The Pew Research Center has just issued a report indicating that “tablet and e-book reader ownership nearly doubled over the holiday gift-giving period” across the United States. Between mid-December and early January, the number of adults with e-readers went from 10 percent to 19 percent. Tablet ownership grew from 10 percent to 19 percent as well.
Now almost one-third of adults in the U.S. own at least one mobile reading device.
Even before the holiday surge in gadget ownerships, libraries were seeing strong demand for e-books. Computerworld indicated that “the demand for e-books at some major public libraries more than doubled so far in December and January compared to a year ago.”
This amazing rate of change presents huge opportunities in an increasingly digitized society where information access plays a critical role in building knowledge and skills, in addition to accessing economic, social, and cultural opportunities.
However, it also presents a challenge—threatening to exacerbate the digital divide that is already perpetuated across the U.S. While 36 percent of people from families with household incomes greater than $75,000 have a mobile reading device, this figure drops to only 8 percent of those from low-income households.
Fifteen years ago when we launched our work with public libraries, we invested in computers, training, and access. We felt that providing access to technology and information services at our nation’s public libraries was the best way to ensure that everyone had the information needed for opportunities to live healthy and productive lives.
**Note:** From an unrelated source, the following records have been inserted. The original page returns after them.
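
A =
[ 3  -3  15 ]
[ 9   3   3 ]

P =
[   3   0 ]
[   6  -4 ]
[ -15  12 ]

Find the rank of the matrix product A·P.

2

First compute AP:
[[-234, 192],
 [  0,  24]]
Now row reduce the product.
2 nonzero rows, so rank(AP) = 2.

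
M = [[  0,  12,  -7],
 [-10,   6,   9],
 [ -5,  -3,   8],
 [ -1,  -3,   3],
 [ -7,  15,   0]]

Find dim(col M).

2

Row reduce to echelon form.
Swap R1 ↔ R2
R3 ← R3 − (1/2)·R1: [0, -6, 7/2]
R4 ← R4 − (1/10)·R1: [0, -18/5, 21/10]
R5 ← R5 − (7/10)·R1: [0, 54/5, -63/10]
R3 ← R3 + (1/2)·R2: [0, 0, 0]
R4 ← R4 + (3/10)·R2: [0, 0, 0]
R5 ← R5 − (9/10)·R2: [0, 0, 0]
Echelon form has 2 nonzero rows, so rank(M) = 2.
The column space has dimension equal to the rank: 2.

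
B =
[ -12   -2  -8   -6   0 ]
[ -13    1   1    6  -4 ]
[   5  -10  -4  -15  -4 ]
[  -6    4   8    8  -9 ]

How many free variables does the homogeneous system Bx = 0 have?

Row reduce to echelon form.
R2 ← R2 − (13/12)·R1: [0, 19/6, 29/3, 25/2, -4]
R3 ← R3 + (5/12)·R1: [0, -65/6, -22/3, -35/2, -4]
R4 ← R4 − (1/2)·R1: [0, 5, 12, 11, -9]
R3 ← R3 + (65/19)·R2: [0, 0, 489/19, 480/19, -336/19]
R4 ← R4 − (30/19)·R2: [0, 0, -62/19, -166/19, -51/19]
R4 ← R4 + (62/489)·R3: [0, 0, 0, -902/163, -803/163]
4 nonzero rows, so rank(B) = 4.
B has 5 columns; by rank–nullity, nullity = 5 − 4 = 1.

1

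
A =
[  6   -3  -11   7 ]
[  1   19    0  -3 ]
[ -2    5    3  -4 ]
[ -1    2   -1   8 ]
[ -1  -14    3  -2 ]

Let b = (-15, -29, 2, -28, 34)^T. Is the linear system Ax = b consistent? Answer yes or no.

Row reduce the augmented matrix [A | b].
R2 ← R2 − (1/6)·R1: [0, 39/2, 11/6, -25/6, -53/2]
R3 ← R3 + (1/3)·R1: [0, 4, -2/3, -5/3, -3]
R4 ← R4 + (1/6)·R1: [0, 3/2, -17/6, 55/6, -61/2]
R5 ← R5 + (1/6)·R1: [0, -29/2, 7/6, -5/6, 63/2]
R3 ← R3 − (8/39)·R2: [0, 0, -122/117, -95/117, 95/39]
R4 ← R4 − (1/13)·R2: [0, 0, -116/39, 370/39, -370/13]
R5 ← R5 + (29/39)·R2: [0, 0, 296/117, -460/117, 460/39]
R4 ← R4 − (174/61)·R3: [0, 0, 0, 720/61, -2160/61]
R5 ← R5 + (148/61)·R3: [0, 0, 0, -360/61, 1080/61]
R5 ← R5 + (1/2)·R4: [0, 0, 0, 0, 0]
The echelon form has 4 nonzero rows, and every pivot lies in the first 4 columns, so rank(A) = rank([A|b]) = 4.
The system is consistent.

yes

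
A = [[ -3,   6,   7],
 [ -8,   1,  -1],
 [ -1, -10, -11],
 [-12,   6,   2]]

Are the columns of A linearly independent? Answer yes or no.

Row reduce A to echelon form.
R2 ← R2 − (8/3)·R1: [0, -15, -59/3]
R3 ← R3 − (1/3)·R1: [0, -12, -40/3]
R4 ← R4 − (4)·R1: [0, -18, -26]
R3 ← R3 − (4/5)·R2: [0, 0, 12/5]
R4 ← R4 − (6/5)·R2: [0, 0, -12/5]
R4 ← R4 + R3: [0, 0, 0]
3 pivots among 3 columns.
Every column is a pivot column, so the columns are linearly independent.

yes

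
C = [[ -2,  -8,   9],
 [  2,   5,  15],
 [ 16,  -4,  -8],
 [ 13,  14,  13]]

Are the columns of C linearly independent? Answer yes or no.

yes

Row reduce C to echelon form.
R2 ← R2 + R1: [0, -3, 24]
R3 ← R3 + (8)·R1: [0, -68, 64]
R4 ← R4 + (13/2)·R1: [0, -38, 143/2]
R3 ← R3 − (68/3)·R2: [0, 0, -480]
R4 ← R4 − (38/3)·R2: [0, 0, -465/2]
R4 ← R4 − (31/64)·R3: [0, 0, 0]
3 pivots among 3 columns.
Every column is a pivot column, so the columns are linearly independent.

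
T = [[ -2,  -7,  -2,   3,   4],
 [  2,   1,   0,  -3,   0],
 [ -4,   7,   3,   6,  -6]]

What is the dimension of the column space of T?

Row reduce to echelon form.
R2 ← R2 + R1: [0, -6, -2, 0, 4]
R3 ← R3 − (2)·R1: [0, 21, 7, 0, -14]
R3 ← R3 + (7/2)·R2: [0, 0, 0, 0, 0]
Echelon form has 2 nonzero rows, so rank(T) = 2.
The column space has dimension equal to the rank: 2.

2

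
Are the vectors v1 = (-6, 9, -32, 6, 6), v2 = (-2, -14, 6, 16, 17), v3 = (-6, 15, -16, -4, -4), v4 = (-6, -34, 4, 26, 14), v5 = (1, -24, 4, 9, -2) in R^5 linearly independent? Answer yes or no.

no

Form the matrix with these vectors as rows and row reduce.
R2 ← R2 − (1/3)·R1: [0, -17, 50/3, 14, 15]
R3 ← R3 − R1: [0, 6, 16, -10, -10]
R4 ← R4 − R1: [0, -43, 36, 20, 8]
R5 ← R5 + (1/6)·R1: [0, -45/2, -4/3, 10, -1]
R3 ← R3 + (6/17)·R2: [0, 0, 372/17, -86/17, -80/17]
R4 ← R4 − (43/17)·R2: [0, 0, -314/51, -262/17, -509/17]
R5 ← R5 − (45/34)·R2: [0, 0, -1193/51, -145/17, -709/34]
R4 ← R4 + (157/558)·R3: [0, 0, 0, -4697/279, -8723/279]
R5 ← R5 + (1193/1116)·R3: [0, 0, 0, -7777/558, -14443/558]
R5 ← R5 − (101/122)·R4: [0, 0, 0, 0, 0]
4 nonzero rows, so the 5 vectors span a space of dimension 4.
Since 4 < 5, the vectors are linearly dependent.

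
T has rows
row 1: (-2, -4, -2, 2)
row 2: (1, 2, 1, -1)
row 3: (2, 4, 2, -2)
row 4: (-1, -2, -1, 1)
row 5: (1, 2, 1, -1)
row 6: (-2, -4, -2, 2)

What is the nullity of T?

Row reduce to echelon form.
R2 ← R2 + (1/2)·R1: [0, 0, 0, 0]
R3 ← R3 + R1: [0, 0, 0, 0]
R4 ← R4 − (1/2)·R1: [0, 0, 0, 0]
R5 ← R5 + (1/2)·R1: [0, 0, 0, 0]
R6 ← R6 − R1: [0, 0, 0, 0]
1 nonzero row, so rank(T) = 1.
T has 4 columns; by rank–nullity, nullity = 4 − 1 = 3.

3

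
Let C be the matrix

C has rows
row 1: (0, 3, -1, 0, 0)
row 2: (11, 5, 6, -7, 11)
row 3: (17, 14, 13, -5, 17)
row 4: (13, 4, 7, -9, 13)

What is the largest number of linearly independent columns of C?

Row reduce to echelon form.
Swap R1 ↔ R2
R3 ← R3 − (17/11)·R1: [0, 69/11, 41/11, 64/11, 0]
R4 ← R4 − (13/11)·R1: [0, -21/11, -1/11, -8/11, 0]
R3 ← R3 − (23/11)·R2: [0, 0, 64/11, 64/11, 0]
R4 ← R4 + (7/11)·R2: [0, 0, -8/11, -8/11, 0]
R4 ← R4 + (1/8)·R3: [0, 0, 0, 0, 0]
Echelon form has 3 nonzero rows, so rank(C) = 3.
The rank gives the maximum number of linearly independent columns: 3.

3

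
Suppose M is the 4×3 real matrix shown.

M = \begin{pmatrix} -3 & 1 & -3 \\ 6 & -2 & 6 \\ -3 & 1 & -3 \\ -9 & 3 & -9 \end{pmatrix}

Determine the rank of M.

1

Row reduce to echelon form.
R2 ← R2 + (2)·R1: [0, 0, 0]
R3 ← R3 − R1: [0, 0, 0]
R4 ← R4 − (3)·R1: [0, 0, 0]
Echelon form has 1 nonzero row, so rank(M) = 1.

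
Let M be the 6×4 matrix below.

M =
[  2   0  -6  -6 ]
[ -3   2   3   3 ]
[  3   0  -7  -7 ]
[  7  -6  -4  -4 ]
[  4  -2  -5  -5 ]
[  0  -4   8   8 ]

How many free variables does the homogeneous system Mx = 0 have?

Row reduce to echelon form.
R2 ← R2 + (3/2)·R1: [0, 2, -6, -6]
R3 ← R3 − (3/2)·R1: [0, 0, 2, 2]
R4 ← R4 − (7/2)·R1: [0, -6, 17, 17]
R5 ← R5 − (2)·R1: [0, -2, 7, 7]
R4 ← R4 + (3)·R2: [0, 0, -1, -1]
R5 ← R5 + R2: [0, 0, 1, 1]
R6 ← R6 + (2)·R2: [0, 0, -4, -4]
R4 ← R4 + (1/2)·R3: [0, 0, 0, 0]
R5 ← R5 − (1/2)·R3: [0, 0, 0, 0]
R6 ← R6 + (2)·R3: [0, 0, 0, 0]
3 nonzero rows, so rank(M) = 3.
M has 4 columns; by rank–nullity, nullity = 4 − 3 = 1.

1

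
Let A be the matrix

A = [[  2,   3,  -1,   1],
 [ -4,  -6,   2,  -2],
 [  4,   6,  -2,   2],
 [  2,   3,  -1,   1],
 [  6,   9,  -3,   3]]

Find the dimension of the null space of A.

3

Row reduce to echelon form.
R2 ← R2 + (2)·R1: [0, 0, 0, 0]
R3 ← R3 − (2)·R1: [0, 0, 0, 0]
R4 ← R4 − R1: [0, 0, 0, 0]
R5 ← R5 − (3)·R1: [0, 0, 0, 0]
1 nonzero row, so rank(A) = 1.
A has 4 columns; by rank–nullity, nullity = 4 − 1 = 3.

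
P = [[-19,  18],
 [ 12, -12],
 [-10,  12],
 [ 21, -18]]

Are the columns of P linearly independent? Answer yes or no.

Row reduce P to echelon form.
R2 ← R2 + (12/19)·R1: [0, -12/19]
R3 ← R3 − (10/19)·R1: [0, 48/19]
R4 ← R4 + (21/19)·R1: [0, 36/19]
R3 ← R3 + (4)·R2: [0, 0]
R4 ← R4 + (3)·R2: [0, 0]
2 pivots among 2 columns.
Every column is a pivot column, so the columns are linearly independent.

yes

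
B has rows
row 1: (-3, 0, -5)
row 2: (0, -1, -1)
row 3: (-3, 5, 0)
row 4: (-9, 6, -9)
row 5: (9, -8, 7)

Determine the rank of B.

Row reduce to echelon form.
R3 ← R3 − R1: [0, 5, 5]
R4 ← R4 − (3)·R1: [0, 6, 6]
R5 ← R5 + (3)·R1: [0, -8, -8]
R3 ← R3 + (5)·R2: [0, 0, 0]
R4 ← R4 + (6)·R2: [0, 0, 0]
R5 ← R5 − (8)·R2: [0, 0, 0]
Echelon form has 2 nonzero rows, so rank(B) = 2.

2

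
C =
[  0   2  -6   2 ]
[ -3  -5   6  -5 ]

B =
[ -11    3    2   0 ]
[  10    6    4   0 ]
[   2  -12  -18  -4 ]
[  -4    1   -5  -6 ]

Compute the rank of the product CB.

First compute CB:
[[  0,  86, 106,  12],
 [ 15, -116, -109,   6]]
Now row reduce the product.
Swap R1 ↔ R2
2 nonzero rows, so rank(CB) = 2.

2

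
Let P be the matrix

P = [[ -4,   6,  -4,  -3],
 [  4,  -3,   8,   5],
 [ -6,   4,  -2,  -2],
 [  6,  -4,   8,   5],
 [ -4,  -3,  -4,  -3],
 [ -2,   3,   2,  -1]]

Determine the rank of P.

Row reduce to echelon form.
R2 ← R2 + R1: [0, 3, 4, 2]
R3 ← R3 − (3/2)·R1: [0, -5, 4, 5/2]
R4 ← R4 + (3/2)·R1: [0, 5, 2, 1/2]
R5 ← R5 − R1: [0, -9, 0, 0]
R6 ← R6 − (1/2)·R1: [0, 0, 4, 1/2]
R3 ← R3 + (5/3)·R2: [0, 0, 32/3, 35/6]
R4 ← R4 − (5/3)·R2: [0, 0, -14/3, -17/6]
R5 ← R5 + (3)·R2: [0, 0, 12, 6]
R4 ← R4 + (7/16)·R3: [0, 0, 0, -9/32]
R5 ← R5 − (9/8)·R3: [0, 0, 0, -9/16]
R6 ← R6 − (3/8)·R3: [0, 0, 0, -27/16]
R5 ← R5 − (2)·R4: [0, 0, 0, 0]
R6 ← R6 − (6)·R4: [0, 0, 0, 0]
Echelon form has 4 nonzero rows, so rank(P) = 4.

4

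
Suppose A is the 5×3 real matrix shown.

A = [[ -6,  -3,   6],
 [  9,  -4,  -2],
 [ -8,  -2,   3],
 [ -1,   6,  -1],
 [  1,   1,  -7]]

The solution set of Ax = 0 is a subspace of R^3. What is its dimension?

Row reduce to echelon form.
R2 ← R2 + (3/2)·R1: [0, -17/2, 7]
R3 ← R3 − (4/3)·R1: [0, 2, -5]
R4 ← R4 − (1/6)·R1: [0, 13/2, -2]
R5 ← R5 + (1/6)·R1: [0, 1/2, -6]
R3 ← R3 + (4/17)·R2: [0, 0, -57/17]
R4 ← R4 + (13/17)·R2: [0, 0, 57/17]
R5 ← R5 + (1/17)·R2: [0, 0, -95/17]
R4 ← R4 + R3: [0, 0, 0]
R5 ← R5 − (5/3)·R3: [0, 0, 0]
3 nonzero rows, so rank(A) = 3.
A has 3 columns; by rank–nullity, nullity = 3 − 3 = 0.

0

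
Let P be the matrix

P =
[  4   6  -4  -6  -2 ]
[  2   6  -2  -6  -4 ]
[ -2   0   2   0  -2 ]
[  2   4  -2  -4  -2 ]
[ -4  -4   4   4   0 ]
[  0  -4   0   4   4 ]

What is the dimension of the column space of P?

2

Row reduce to echelon form.
R2 ← R2 − (1/2)·R1: [0, 3, 0, -3, -3]
R3 ← R3 + (1/2)·R1: [0, 3, 0, -3, -3]
R4 ← R4 − (1/2)·R1: [0, 1, 0, -1, -1]
R5 ← R5 + R1: [0, 2, 0, -2, -2]
R3 ← R3 − R2: [0, 0, 0, 0, 0]
R4 ← R4 − (1/3)·R2: [0, 0, 0, 0, 0]
R5 ← R5 − (2/3)·R2: [0, 0, 0, 0, 0]
R6 ← R6 + (4/3)·R2: [0, 0, 0, 0, 0]
Echelon form has 2 nonzero rows, so rank(P) = 2.
The column space has dimension equal to the rank: 2.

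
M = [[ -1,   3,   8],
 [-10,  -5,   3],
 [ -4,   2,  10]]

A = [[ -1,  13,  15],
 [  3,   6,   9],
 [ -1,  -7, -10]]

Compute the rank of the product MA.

First compute MA:
[[  2, -51, -68],
 [ -8, -181, -225],
 [  0, -110, -142]]
Now row reduce the product.
R2 ← R2 + (4)·R1: [0, -385, -497]
R3 ← R3 − (2/7)·R2: [0, 0, 0]
2 nonzero rows, so rank(MA) = 2.

2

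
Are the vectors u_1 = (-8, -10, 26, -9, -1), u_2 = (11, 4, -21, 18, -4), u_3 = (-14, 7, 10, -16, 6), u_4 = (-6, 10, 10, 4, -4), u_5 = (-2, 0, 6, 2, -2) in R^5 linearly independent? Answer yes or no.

Form the matrix with these vectors as rows and row reduce.
R2 ← R2 + (11/8)·R1: [0, -39/4, 59/4, 45/8, -43/8]
R3 ← R3 − (7/4)·R1: [0, 49/2, -71/2, -1/4, 31/4]
R4 ← R4 − (3/4)·R1: [0, 35/2, -19/2, 43/4, -13/4]
R5 ← R5 − (1/4)·R1: [0, 5/2, -1/2, 17/4, -7/4]
R3 ← R3 + (98/39)·R2: [0, 0, 61/39, 361/26, -449/78]
R4 ← R4 + (70/39)·R2: [0, 0, 662/39, 271/13, -503/39]
R5 ← R5 + (10/39)·R2: [0, 0, 128/39, 74/13, -122/39]
R4 ← R4 − (662/61)·R3: [0, 0, 0, -7920/61, 3024/61]
R5 ← R5 − (128/61)·R3: [0, 0, 0, -1430/61, 546/61]
R5 ← R5 − (13/72)·R4: [0, 0, 0, 0, 0]
4 nonzero rows, so the 5 vectors span a space of dimension 4.
Since 4 < 5, the vectors are linearly dependent.

no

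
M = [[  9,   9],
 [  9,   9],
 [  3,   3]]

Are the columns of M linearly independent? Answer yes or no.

Row reduce M to echelon form.
R2 ← R2 − R1: [0, 0]
R3 ← R3 − (1/3)·R1: [0, 0]
1 pivot among 2 columns.
Only 1 < 2 pivot columns, so the columns are linearly dependent.

no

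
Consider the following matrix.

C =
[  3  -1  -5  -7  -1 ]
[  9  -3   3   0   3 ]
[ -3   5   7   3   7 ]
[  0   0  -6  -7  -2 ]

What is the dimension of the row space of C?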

Now 99.9 percent of our nation’s public libraries do offer free public access to computers and the internet, with nearly 1 in 3 adults using the library annually for this access.
However, in an increasingly mobile and information-hungry society, this is not enough.
Our libraries need to continue to keep up with the staggering pace of change in the way people are consuming information. Many are now offering information services “to go” with remote access to specialized databases and downloadable e-books, but it is hard to keep up with consumer demands.
Electronic periodicals and databases are often purchased by regional consortia or state library agencies—agencies that are facing severe budget pressures.
While many libraries are increasing their investment in e-Content, constraints remain. Some publishers refuse to sell e-Content to public libraries, and others include restrictions that challenge community access business models.
At the foundation, we continue to invest in libraries—both in the U.S. and around the world—as we believe they continue to occupy a unique role in social and economic development, due to their provision of free, unfettered access to information, provided in a supportive environment with help from information professionals.
It is fundamental that we support libraries in a way that advances in mobile technology present an opportunity, rather than a challenge in our struggle to help bridge the digital divide.